Oltre alla Photographers’ Gallery, che annovera nella sua programmazione passata nomi come Lorenzo Vitturi, Tina Modotti e Mario Giacomelli, è interessante sbirciare nelle gallerie che hanno proposto e propongono il lavoro di fotografi italiani. Una di queste è la Large Glass Gallery, realtà nata nel 2011 come alternativa alla scena delle gallerie mainstream. Nel ricco programma espositivo, figurano mostre di artisti italiani contemporanei come Francesca Neri e Cesare Fabbri, oltre ad una serie di esposizioni di un artista più storicizzato come Guido Guidi. A tal proposito, è utile segnalare due iniziative: la prima è la mostra «View into Landscape», presentata nella Main Sector di Paris Photo nel 2023 dalla galleria londinese e dalla milanese Viasaterna. La seconda è una piccola esposizione del 2022 dal titolo «Otto volte due: Una finestra sulla fotografia romagnola contemporanea», il cui fulcro è un portfolio con immagini di Luca Nostri, Francesco Neri, Guido Guidi, Francesca Gardini, Marcello Galvani, Cesare Fabbri, Alessandra Dragoni, Nicola Baldazzi con Veronica Lanconelli. L’Atlas Gallery invece, fondata nel 1994, si occupa esclusivamente di fotografia eha ospitato più di una mostra di Franco Fontana, l’ultima delle quali nella primavera del 2024. Ai giovani artisti già menzionati se ne affiancano altri afferenti a una generazione che è cresciuta e si è formata a Londra e da lì si è affacciata al mondo della fotografia internazionale; tra loro, Giulia Parlato, Silvia Rosi e Lorenzo Vitturi.
Una menzione merita infine l’Estorick Collection of Modern Italian Art, inaugurata a Londra nel 1998, unico museo britannico dedicato all’arte moderna italiana, che nel 2023 ha ospitato la prima mostra di Lisetta Carmi nel Regno Unito, e che nel tempo ha presentato il lavoro di figure come Giuseppe Cavalli, Marcello Geppetti, i Fratelli Alinari e recentemente Sergio Strizzi.

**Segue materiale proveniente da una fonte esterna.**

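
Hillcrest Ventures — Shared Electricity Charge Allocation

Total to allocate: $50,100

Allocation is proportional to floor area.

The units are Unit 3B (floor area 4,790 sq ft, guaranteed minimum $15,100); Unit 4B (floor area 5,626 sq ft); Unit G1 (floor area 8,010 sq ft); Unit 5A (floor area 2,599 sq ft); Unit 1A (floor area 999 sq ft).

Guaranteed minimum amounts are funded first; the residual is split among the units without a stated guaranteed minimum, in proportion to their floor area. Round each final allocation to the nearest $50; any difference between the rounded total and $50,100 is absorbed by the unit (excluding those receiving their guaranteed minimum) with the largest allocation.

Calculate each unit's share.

Fund the minimums — Unit 3B $15,100. Balance $35,000.
Balance split over remaining floor area 17,234: Unit 4B 11,425.67 → $11,450; Unit G1 16,267.26 → $16,250; Unit 5A 5,278.23 → $5,300; Unit 1A 2,028.84 → $2,050.
Rounding difference −$50 applied to Unit G1 → $16,200.

Unit 3B: $15,100 | Unit 4B: $11,450 | Unit G1: $16,200 | Unit 5A: $5,300 | Unit 1A: $2,050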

Più che un percorso lineare in cui poter ravvisare reti e progettualità strutturate, quella di fronte a cui ci troviamo è una costellazione di nomi e di situazioni, che a volte si incrociano, e a volte rimangono isolate nella loro specificità, ma che comunque ci raccontano le difficoltà di fondo che la fotografia italiana fa nell’uscire fuori dal proprio territorio. La speranza, e l’auspicio, è che questi e altri nomi continuino a essere presenti sulla scena britannica, così da dare voce e spazio alle esperienze italiane più interessanti e significative.